Perusing the milk aisle can be incredibly overwhelming these days! As if choosing between whole milk and skim wasn’t stressful enough, now we have rice milk, almond milk, and even hemp milk to choose from. Whew! So how do you know which is the right pick for you? Unfortunately, there’s no one perfect choice for everyone. Read on to see which is the best for you.
1. Cow’s milk: Contrary to popular belief, all cow’s milk regardless of variety in fat content has eight grams of protein, 12 grams of carbohydrates, and 300 milligrams of calcium. If muscle building is your goal, cow’s milk is likely the best choice since it contains the highest amount of protein of all of the milk sources.
2. Soy milk: Soy milk has the highest protein of all of the non-dairy milk varieties. Soy milk is a great choice for anyone who has a dairy allergy or intolerance, but is still aiming to get enough protein in their diet.
3. Almond milk: If your goal is weight loss, unsweetened almond milk may be a great choice for you. At just 30 calories per cup (and 450 mg calcium!), almond milk is a tasty, low calorie way to get in your calcium. Just keep in mind that almond milk is low in protein, so make sure you are getting protein from other sources.
4. Rice milk: Great for anyone with a nut or dairy allergy who needs a dose of daily calcium. Rice milk has no protein and is not considered a low calorie choice, so this would not be the best option if weight loss or muscle building is your goal.
5. Hemp milk: After soy milk, hemp milk has the highest protein of any of the non-dairy milks. Hemp milk is great for those who avoid soy, but still want to pack some protein into their drink.

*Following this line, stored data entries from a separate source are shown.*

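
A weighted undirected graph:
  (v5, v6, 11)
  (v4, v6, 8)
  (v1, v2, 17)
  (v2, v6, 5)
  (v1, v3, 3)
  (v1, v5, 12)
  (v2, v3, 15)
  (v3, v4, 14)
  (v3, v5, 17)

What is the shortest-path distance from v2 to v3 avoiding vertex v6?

Routes from v2 to v3 avoiding v6:
v2 - v3: 15
v2 - v1 - v3: 17 + 3 = 20
v2 - v1 - v5 - v3: 17 + 12 + 17 = 46
The minimum is 15.

15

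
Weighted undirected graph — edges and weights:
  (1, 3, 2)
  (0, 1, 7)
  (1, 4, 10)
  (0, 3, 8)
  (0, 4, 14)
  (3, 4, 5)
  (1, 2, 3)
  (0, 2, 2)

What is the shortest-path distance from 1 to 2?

3

A few of the 1→2 routes:
1 → 3 → 4 → 0 → 2: 2 + 5 + 14 + 2 = 23
1 → 0 → 2: 7 + 2 = 9
1 → 3 → 0 → 2: 2 + 8 + 2 = 12
1 → 2: 3
Best route has total 3.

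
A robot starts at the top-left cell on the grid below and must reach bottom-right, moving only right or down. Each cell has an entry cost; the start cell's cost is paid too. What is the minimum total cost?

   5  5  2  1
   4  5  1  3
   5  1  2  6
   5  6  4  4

23

Take [0,0] [0,1] [0,2] [1,2] [2,2] [3,2] [3,3] for a total of 5 + 5 + 2 + 1 + 2 + 4 + 4 = 23.
(Top row then right column would cost 26.)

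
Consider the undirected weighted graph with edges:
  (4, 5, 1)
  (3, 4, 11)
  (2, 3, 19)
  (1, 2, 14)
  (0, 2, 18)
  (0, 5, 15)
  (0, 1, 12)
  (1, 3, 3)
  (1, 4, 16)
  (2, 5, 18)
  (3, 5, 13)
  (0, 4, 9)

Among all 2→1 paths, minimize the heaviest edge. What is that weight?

Comparing a few candidate routes:
2 - 0 - 4 - 1: max(18, 9, 16) = 18
2 - 1: max(14) = 14
2 - 0 - 5 - 4 - 1: max(18, 15, 1, 16) = 18
2 - 0 - 5 - 4 - 3 - 1: max(18, 15, 1, 11, 3) = 18
2 - 0 - 5 - 3 - 4 - 1: max(18, 15, 13, 11, 16) = 18
2 - 0 - 5 - 3 - 1: max(18, 15, 13, 3) = 18
The minimum achievable maximum is 14.

14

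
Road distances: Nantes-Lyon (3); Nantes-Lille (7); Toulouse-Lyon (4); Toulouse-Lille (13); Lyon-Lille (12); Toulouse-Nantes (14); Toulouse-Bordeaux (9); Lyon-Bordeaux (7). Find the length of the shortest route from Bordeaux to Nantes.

A few of the Bordeaux→Nantes routes:
Bordeaux - Lyon - Toulouse - Nantes: 7 + 4 + 14 = 25
Bordeaux - Toulouse - Nantes: 9 + 14 = 23
Bordeaux - Lyon - Lille - Nantes: 7 + 12 + 7 = 26
Bordeaux - Lyon - Nantes: 7 + 3 = 10
Bordeaux - Toulouse - Lyon - Nantes: 9 + 4 + 3 = 16
Best route has total 10.

10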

Keep in mind, however, that hemp milk is still not considered a “good source” of protein and is not considered low calorie.
6. Cashew milk: Unsweetened cashew milk is a great choice if your goal is weight loss. At 25 calories a cup, this one takes the cake for weighing in at the lowest calorie option. Keep in mind, however, that cashew milk contains no protein. It is also a great source of calcium if fortified.

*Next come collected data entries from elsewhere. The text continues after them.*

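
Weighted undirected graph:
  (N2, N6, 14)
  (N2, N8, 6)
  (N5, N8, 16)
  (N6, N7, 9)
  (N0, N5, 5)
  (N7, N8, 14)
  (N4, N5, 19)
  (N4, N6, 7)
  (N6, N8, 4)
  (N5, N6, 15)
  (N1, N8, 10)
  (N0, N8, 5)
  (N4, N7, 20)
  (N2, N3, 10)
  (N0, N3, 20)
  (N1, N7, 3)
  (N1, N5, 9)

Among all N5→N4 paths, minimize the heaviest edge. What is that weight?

Some routes from N5 to N4:
N5 -> N0 -> N8 -> N6 -> N4: max(5, 5, 4, 7) = 7
N5 -> N1 -> N7 -> N6 -> N4: max(9, 3, 9, 7) = 9
N5 -> N0 -> N8 -> N1 -> N7 -> N6 -> N4: max(5, 5, 10, 3, 9, 7) = 10
The minimum achievable maximum is 7.

7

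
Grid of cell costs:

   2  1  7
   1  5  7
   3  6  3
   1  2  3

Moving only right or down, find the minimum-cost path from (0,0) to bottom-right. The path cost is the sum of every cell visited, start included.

Best path: r0c0 r1c0 r2c0 r3c0 r3c1 r3c2
Cost: 2 + 1 + 3 + 1 + 2 + 3 = 12

12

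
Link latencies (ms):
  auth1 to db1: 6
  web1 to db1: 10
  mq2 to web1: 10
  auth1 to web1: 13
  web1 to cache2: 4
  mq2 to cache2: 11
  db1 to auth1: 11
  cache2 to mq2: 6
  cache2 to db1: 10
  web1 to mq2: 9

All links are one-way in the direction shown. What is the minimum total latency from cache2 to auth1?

21

Routes from cache2 to auth1:
cache2 -> db1 -> auth1: 10 + 11 = 21
cache2 -> mq2 -> web1 -> db1 -> auth1: 6 + 10 + 10 + 11 = 37
Shortest: 21 ms.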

7. Coconut milk: Coconut milk is great for anyone with a nut or dairy allergy. Like most of the non-dairy milks, it contains no protein. Coconut milk is moderately low in calories. It does contain a moderate amount of fat, which can help with feelings of satiety.

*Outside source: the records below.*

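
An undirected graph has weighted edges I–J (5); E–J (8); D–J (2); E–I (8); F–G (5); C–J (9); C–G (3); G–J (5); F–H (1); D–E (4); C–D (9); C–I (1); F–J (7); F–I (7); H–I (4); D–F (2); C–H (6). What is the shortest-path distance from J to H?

5

Some routes from J to H:
J→D→F→H: 2 + 2 + 1 = 5
J→I→H: 5 + 4 = 9
J→G→F→H: 5 + 5 + 1 = 11
J→I→C→H: 5 + 1 + 6 = 12
J→F→H: 7 + 1 = 8
The minimum is 5.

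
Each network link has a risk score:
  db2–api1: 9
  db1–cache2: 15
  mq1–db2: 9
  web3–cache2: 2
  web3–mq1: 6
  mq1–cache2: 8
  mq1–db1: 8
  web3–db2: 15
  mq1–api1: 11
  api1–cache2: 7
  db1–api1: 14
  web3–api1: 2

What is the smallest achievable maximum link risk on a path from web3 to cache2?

2

Checking several routes:
web3→cache2: max(2) = 2
web3→api1→cache2: max(2, 7) = 7
web3→mq1→cache2: max(6, 8) = 8
web3→api1→db2→mq1→cache2: max(2, 9, 9, 8) = 9
Best route has worst link 2.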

Choosing between the many sources of dairy and non-dairy milks is largely a matter of personal choice in terms of tolerance, goals, use, and preference. Low calorie unsweetened almond and unsweetened cashew milk might be a better choice for people who are trying to hit specific daily caloric goals or those who already obtain a lot of protein from other foods in their diet. For people trying to gain weight, build muscle, or obtain more natural nutrients (cow’s milk has naturally occurring calcium, whereas most non-dairy sources are fortified), dairy milk may make the most sense. It hopefully goes without saying that the sweetened versions of any milk are never the best choice. Each milk option has both benefits and drawbacks, so picking the best milk for you is more about balance than one right or wrong choice.